Only when reaching the literal end of the line will the automated opponent draw a card from the corresponding deck and resolve its effect, again while implementing slight modifications to certain cards which are listed in the solo section of the rulebook. The second row is known as the Battle card line, as the title suggests these are activated during specific key events or situations which might allow the automated opponent to roll additional dice whilst performing raids or providing leverage against the United States during combat resolutions.

Cards can be played either for their event or discarded so as to perform actions. Photo: Fredrik Schulz

Cards can be played either for their event or discarded so as to perform actions. Photo: Fredrik Schulz

The thing about the solitaire aspect of The Shores of Tripoli that I find quite fascinating is how the implementation of knowing beforehand the key actions of the automated opponent still manages to produce a gaming experience filled with tension and uncertainty. In some ways it almost reminds me of playing a game of chess, where the opening move may be the same from game to game, but the end state will vary considerably. In The Shores of Tripoli the variation and to no small extent randomness originates from the fact that conflict is resolved primarily through rolling dice. Now, depending on your viewpoint the idea of rolling dice to determine the outcome of combat in a board game may be a blessing or a curse. As for me I find myself somewhere in the middle. There have been several instances where I would attack with a fairly impressive armada and could not roll a six to save my life simply as a result of the whims of Lady Luck not being in my favour. At the same time, I acknowledge that his element of randomness prevents The Shores of Tripoli from becoming a series of scripted moves especially given how many of the actions of the automated opponent is public information. In that perspective the act of rolling dice to resolve combat adds a much-needed counterbalance of unpredictability one would associate with the experience of playing against a real-life opponent.

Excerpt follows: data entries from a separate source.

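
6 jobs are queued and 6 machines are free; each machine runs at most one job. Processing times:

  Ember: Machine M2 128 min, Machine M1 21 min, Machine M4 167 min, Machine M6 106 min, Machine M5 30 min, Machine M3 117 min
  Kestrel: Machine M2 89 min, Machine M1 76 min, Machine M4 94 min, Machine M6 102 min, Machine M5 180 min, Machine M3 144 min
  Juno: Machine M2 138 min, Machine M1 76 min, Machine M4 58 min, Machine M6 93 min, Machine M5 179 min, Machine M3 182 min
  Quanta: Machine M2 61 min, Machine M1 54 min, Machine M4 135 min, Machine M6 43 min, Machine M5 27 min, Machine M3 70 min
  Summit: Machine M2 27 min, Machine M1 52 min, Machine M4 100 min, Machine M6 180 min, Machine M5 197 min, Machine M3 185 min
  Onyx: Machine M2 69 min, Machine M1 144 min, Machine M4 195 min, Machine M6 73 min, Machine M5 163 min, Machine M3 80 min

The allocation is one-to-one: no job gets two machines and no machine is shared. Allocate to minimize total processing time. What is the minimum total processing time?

Treat this as an assignment problem: match each job to one machine.
Optimal: Ember→Machine M5 (30 min), Kestrel→Machine M1 (76 min), Juno→Machine M4 (58 min), Quanta→Machine M6 (43 min), Summit→Machine M2 (27 min), Onyx→Machine M3 (80 min) — total 30+76+58+43+27+80 = 314 min.
Column-greedy (each machine in turn goes to its cheapest remaining job) gives 456 min, worse by 142.
Swapping Ember↔Summit (Ember→Machine M2 128 min, Summit→Machine M5 197 min) adds 268.
No other one-to-one assignment undercuts 314 min.

Minimum total: 314 min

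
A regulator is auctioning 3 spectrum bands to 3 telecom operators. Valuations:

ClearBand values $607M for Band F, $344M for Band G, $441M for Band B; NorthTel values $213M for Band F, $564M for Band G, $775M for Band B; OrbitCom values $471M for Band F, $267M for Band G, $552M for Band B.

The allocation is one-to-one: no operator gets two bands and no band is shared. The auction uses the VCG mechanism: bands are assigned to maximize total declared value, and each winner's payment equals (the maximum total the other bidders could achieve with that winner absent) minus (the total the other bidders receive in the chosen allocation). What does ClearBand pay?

Efficient allocation: ClearBand→Band F ($607M), NorthTel→Band G ($564M), OrbitCom→Band B ($552M); total welfare W = $1723M.
ClearBand receives Band F at value $607M, so the others get W − 607 = $1116M.
Without ClearBand: best allocation of the remaining 2 bidders over all 3 bands is NorthTel→Band B ($775M), OrbitCom→Band F ($471M), total $1246M.
VCG payment = (others' best without ClearBand) − (others' welfare with ClearBand) = 1246 − 1116 = $130M.

ClearBand pays $130M.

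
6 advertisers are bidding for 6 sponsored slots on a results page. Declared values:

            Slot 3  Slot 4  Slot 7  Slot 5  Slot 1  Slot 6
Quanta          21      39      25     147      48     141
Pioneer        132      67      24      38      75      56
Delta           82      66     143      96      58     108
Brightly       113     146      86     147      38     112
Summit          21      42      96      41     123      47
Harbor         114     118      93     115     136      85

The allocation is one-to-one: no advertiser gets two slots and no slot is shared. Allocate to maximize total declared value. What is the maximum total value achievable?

This is a one-to-one assignment (maximum-weight bipartite matching).
Optimal: Quanta→Slot 6 ($141), Pioneer→Slot 3 ($132), Delta→Slot 7 ($143), Brightly→Slot 5 ($147), Summit→Slot 1 ($123), Harbor→Slot 4 ($118) — total 141+132+143+147+123+118 = $804.
Swapping Quanta↔Summit (Quanta→Slot 1 $48, Summit→Slot 6 $47) loses 169.
Checked against all permutations: $804 is optimal.

Max total: $804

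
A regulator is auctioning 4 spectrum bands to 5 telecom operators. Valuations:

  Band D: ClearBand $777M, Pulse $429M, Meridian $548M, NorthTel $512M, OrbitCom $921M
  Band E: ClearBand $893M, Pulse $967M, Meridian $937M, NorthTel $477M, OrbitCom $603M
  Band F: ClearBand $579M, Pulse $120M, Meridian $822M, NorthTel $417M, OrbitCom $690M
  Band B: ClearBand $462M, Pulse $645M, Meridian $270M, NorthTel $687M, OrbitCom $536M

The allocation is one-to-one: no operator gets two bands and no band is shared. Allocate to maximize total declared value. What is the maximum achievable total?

Optimal: OrbitCom→Band D ($921M), Pulse→Band E ($967M), Meridian→Band F ($822M), NorthTel→Band B ($687M) — total 921+967+822+687 = $3397M.
Swapping OrbitCom↔Meridian (OrbitCom→Band F $690M, Meridian→Band D $548M) loses 505.
Checked against all permutations: $3397M is optimal.

Maximum total: $3397M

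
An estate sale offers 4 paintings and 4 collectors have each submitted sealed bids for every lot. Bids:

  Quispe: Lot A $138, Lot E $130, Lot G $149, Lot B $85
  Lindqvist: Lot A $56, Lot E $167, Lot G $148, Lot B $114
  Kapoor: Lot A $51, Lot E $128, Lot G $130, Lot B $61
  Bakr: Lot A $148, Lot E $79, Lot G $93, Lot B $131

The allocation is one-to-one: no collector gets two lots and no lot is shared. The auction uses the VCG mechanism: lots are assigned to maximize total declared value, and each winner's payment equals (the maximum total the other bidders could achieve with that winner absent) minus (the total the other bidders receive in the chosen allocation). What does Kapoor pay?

Kapoor pays $28.

Efficient allocation: Quispe→Lot A ($138), Lindqvist→Lot E ($167), Kapoor→Lot G ($130), Bakr→Lot B ($131); total welfare W = $566.
Kapoor receives Lot G at value $130, so the others get W − 130 = $436.
Without Kapoor: best allocation of the remaining 3 bidders over all 4 lots is Quispe→Lot G ($149), Lindqvist→Lot E ($167), Bakr→Lot A ($148), total $464.
VCG payment = (others' best without Kapoor) − (others' welfare with Kapoor) = 464 − 436 = $28.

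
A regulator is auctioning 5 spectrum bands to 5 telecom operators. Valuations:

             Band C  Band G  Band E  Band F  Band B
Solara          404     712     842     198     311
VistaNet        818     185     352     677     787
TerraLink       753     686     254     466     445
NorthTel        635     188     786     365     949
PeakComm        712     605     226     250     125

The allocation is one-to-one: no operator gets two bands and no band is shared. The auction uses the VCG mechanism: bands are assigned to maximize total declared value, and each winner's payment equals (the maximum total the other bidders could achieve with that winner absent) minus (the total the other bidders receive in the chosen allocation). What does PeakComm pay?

PeakComm pays $141M.

Efficient allocation: Solara→Band E ($842M), VistaNet→Band F ($677M), TerraLink→Band G ($686M), NorthTel→Band B ($949M), PeakComm→Band C ($712M); total welfare W = $3866M.
PeakComm receives Band C at value $712M, so the others get W − 712 = $3154M.
Without PeakComm: best allocation of the remaining 4 bidders over all 5 bands is Solara→Band E ($842M), VistaNet→Band C ($818M), TerraLink→Band G ($686M), NorthTel→Band B ($949M), total $3295M.
VCG payment = (others' best without PeakComm) − (others' welfare with PeakComm) = 3295 − 3154 = $141M.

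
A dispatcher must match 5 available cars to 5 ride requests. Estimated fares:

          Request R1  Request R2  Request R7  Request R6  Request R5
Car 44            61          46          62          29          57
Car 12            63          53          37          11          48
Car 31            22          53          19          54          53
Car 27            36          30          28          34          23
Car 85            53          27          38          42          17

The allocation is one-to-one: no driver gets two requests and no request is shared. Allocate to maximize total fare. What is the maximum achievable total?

Max total: $255

This is the linear assignment problem.
Optimal: Car 44→Request R7 ($62), Car 12→Request R2 ($53), Car 31→Request R5 ($53), Car 27→Request R6 ($34), Car 85→Request R1 ($53) — total 62+53+53+34+53 = $255.
Max-entry greedy (repeatedly take the single best remaining cell) gives $226, worse by 29.
Next-best assignment: Car 44→Request R7, Car 12→Request R1, Car 31→Request R5, Car 27→Request R2, Car 85→Request R6 = $250.
Swapping Car 44↔Car 27 (Car 44→Request R6 $29, Car 27→Request R7 $28) loses 39.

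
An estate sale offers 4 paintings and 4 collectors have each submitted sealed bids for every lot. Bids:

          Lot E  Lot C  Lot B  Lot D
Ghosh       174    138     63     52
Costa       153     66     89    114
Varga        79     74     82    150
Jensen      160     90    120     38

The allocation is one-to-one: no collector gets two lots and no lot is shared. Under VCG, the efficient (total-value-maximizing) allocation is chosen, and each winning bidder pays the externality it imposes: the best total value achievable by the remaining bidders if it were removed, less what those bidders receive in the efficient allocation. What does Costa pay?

Efficient allocation: Ghosh→Lot C ($138), Costa→Lot E ($153), Varga→Lot D ($150), Jensen→Lot B ($120); total welfare W = $561.
Costa receives Lot E at value $153, so the others get W − 153 = $408.
Without Costa: best allocation of the remaining 3 bidders over all 4 lots is Ghosh→Lot C ($138), Varga→Lot D ($150), Jensen→Lot E ($160), total $448.
VCG payment = (others' best without Costa) − (others' welfare with Costa) = 448 − 408 = $40.

Costa pays $40.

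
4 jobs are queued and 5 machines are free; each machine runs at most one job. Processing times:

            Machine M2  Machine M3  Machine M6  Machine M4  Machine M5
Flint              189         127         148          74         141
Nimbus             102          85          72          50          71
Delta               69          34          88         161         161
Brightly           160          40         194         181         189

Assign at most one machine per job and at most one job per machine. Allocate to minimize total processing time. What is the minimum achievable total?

Minimum total: 254 min

This is a one-to-one assignment (minimum-cost bipartite matching).
Optimal: Flint→Machine M4 (74 min), Nimbus→Machine M5 (71 min), Delta→Machine M2 (69 min), Brightly→Machine M3 (40 min) — total 74+71+69+40 = 254 min.
Row-greedy (each job in turn takes its cheapest remaining machine) gives 339 min, worse by 85.
Next-best assignment: Flint→Machine M4, Nimbus→Machine M6, Delta→Machine M2, Brightly→Machine M3 = 255 min.
Swapping Nimbus↔Delta (Nimbus→Machine M2 102 min, Delta→Machine M5 161 min) adds 123.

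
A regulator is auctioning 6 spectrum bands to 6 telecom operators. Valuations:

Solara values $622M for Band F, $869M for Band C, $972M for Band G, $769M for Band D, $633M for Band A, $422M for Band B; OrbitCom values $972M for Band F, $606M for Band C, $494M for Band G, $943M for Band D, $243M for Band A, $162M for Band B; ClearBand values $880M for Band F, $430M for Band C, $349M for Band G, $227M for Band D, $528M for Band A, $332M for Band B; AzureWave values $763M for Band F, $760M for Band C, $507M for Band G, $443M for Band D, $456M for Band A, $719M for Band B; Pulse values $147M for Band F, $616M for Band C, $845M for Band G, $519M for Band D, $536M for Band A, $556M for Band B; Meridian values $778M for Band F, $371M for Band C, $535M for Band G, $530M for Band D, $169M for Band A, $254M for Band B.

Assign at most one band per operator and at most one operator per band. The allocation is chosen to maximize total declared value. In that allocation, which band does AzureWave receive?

Optimal: Solara→Band C ($869M), OrbitCom→Band D ($943M), ClearBand→Band A ($528M), AzureWave→Band B ($719M), Pulse→Band G ($845M), Meridian→Band F ($778M) — total 869+943+528+719+845+778 = $4682M.
Max-entry greedy (repeatedly take the single best remaining cell) gives $4318M, worse by 364.
AzureWave's own top band is Band F ($763M), but forcing AzureWave→Band F and reassigning the rest optimally gives only $4202M — worse by 480.

AzureWave receives Band B.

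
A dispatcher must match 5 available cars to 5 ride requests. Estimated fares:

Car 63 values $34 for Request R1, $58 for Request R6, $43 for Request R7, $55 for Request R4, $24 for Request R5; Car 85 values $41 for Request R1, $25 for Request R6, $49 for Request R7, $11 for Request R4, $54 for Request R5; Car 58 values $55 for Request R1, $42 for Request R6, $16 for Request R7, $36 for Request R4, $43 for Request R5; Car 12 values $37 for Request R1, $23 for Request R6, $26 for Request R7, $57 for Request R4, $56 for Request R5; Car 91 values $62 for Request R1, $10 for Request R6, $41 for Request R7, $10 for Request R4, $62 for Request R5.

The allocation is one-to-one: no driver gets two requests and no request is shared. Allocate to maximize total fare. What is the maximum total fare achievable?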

For a first-time design, The Shores of Tripoli managed to pleasantly surprise me in more ways than one. It is the sort of solitaire game that manages to strike a finely tuned balance between accessible rules versus depth and nuance which rewards repeated plays. Even though a significant portion of The Shores of Tripoli can be perceived as somewhat swingy at times due to how combat is resolved the game still manages to provide an engaging experience from start to finish. Having played and thoroughly enjoyed my time with this game I am interested to see in which direction author Kevin Bertram will continue to evolve as a board game designer. If you are someone like me who is new to war games and wants to take your first steps of exploration into this genre, then I highly recommend taking a closer look at The Shores of Tripoli from publisher Fort Circle Games.